See Configuration for the full list of environment variables.

Step 3: Deploy to Cloud Run¶

The AIMD service requires a GPU. NVIDIA L4 GPUs are available in these Cloud Run regions: us-central1, us-east4, europe-west1, europe-west4, asia-southeast1.

gcloud run deploy aimd-inference-mvp \
  --image ${REGION}-docker.pkg.dev/${GCP_PROJECT}/aimd-inference/aimd-inference-mvp:${TAG} \
  --region us-central1 \
  --gpu 1 \
  --gpu-type nvidia-l4 \
  --cpu 4 \
  --memory 16Gi \
  --min-instances 0 \
  --max-instances 1 \
  --timeout 300 \
  --concurrency 4 \
  --set-env-vars "GCP_PROJECT=${GCP_PROJECT},API_KEYS=${API_KEY}" \
  --execution-environment gen2 \
  --no-allow-unauthenticated \
  --project ${GCP_PROJECT}

Note

Models are baked into the Docker image — no GCS paths or volume mounts needed.
If prompted about zonal redundancy quota, select Y to deploy without it.
Use --min-instances 0 to scale to zero when idle (cost optimization).

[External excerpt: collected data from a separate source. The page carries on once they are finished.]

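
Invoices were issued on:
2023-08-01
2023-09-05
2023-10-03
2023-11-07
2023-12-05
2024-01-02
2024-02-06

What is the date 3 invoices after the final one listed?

These are Tuesdays at 28- or 35-day spacing (35, 28, 35, 28, 28, 35).
The pattern: 1st Tuesday of the month.
1st Tuesday of March 2024: 2024-03-05.
1st Tuesday of April 2024: 2024-04-02.
May 2024 — 1st Tuesday is 2024-05-07.

2024-05-07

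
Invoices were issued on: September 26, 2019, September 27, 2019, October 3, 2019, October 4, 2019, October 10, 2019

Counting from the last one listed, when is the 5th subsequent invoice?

Every event lands on a Thursday or Friday (gaps cycle 1, 6, 1, 6).
So the schedule is: every Thursday and Friday.
Next Friday: October 11, 2019.
Next Thursday: October 17, 2019.
The following Friday is October 18, 2019.
Next Thursday: October 24, 2019.
Next Friday: October 25, 2019.

October 25, 2019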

Step 4: Verify the Deployment¶

Get your service URL:

SERVICE_URL=$(gcloud run services describe aimd-inference-mvp \
  --region us-central1 \
  --format 'value(status.url)')

Run a health check (no API key required):

curl -H "Authorization: Bearer $(gcloud auth print-identity-token)" \
  ${SERVICE_URL}/health

Expected response:

{
  "status": "healthy",
  "device": "cuda",
  "models_loaded": 5,
  "xgb_loaded": true,
  "gpu_available": true,
  "gpu_memory_allocated_mb": 1234.5
}

Step 5: Make Your First Prediction¶

curl -X POST ${SERVICE_URL}/predict \
  -H "Authorization: Bearer $(gcloud auth print-identity-token)" \
  -H "Content-Type: application/json" \
  -H "X-API-Key: ${API_KEY}" \
  -d '{"gcs_uri": "gs://your-bucket/audio.mp3"}'

See API Reference for the full request/response specification and Usage Examples for more detailed examples.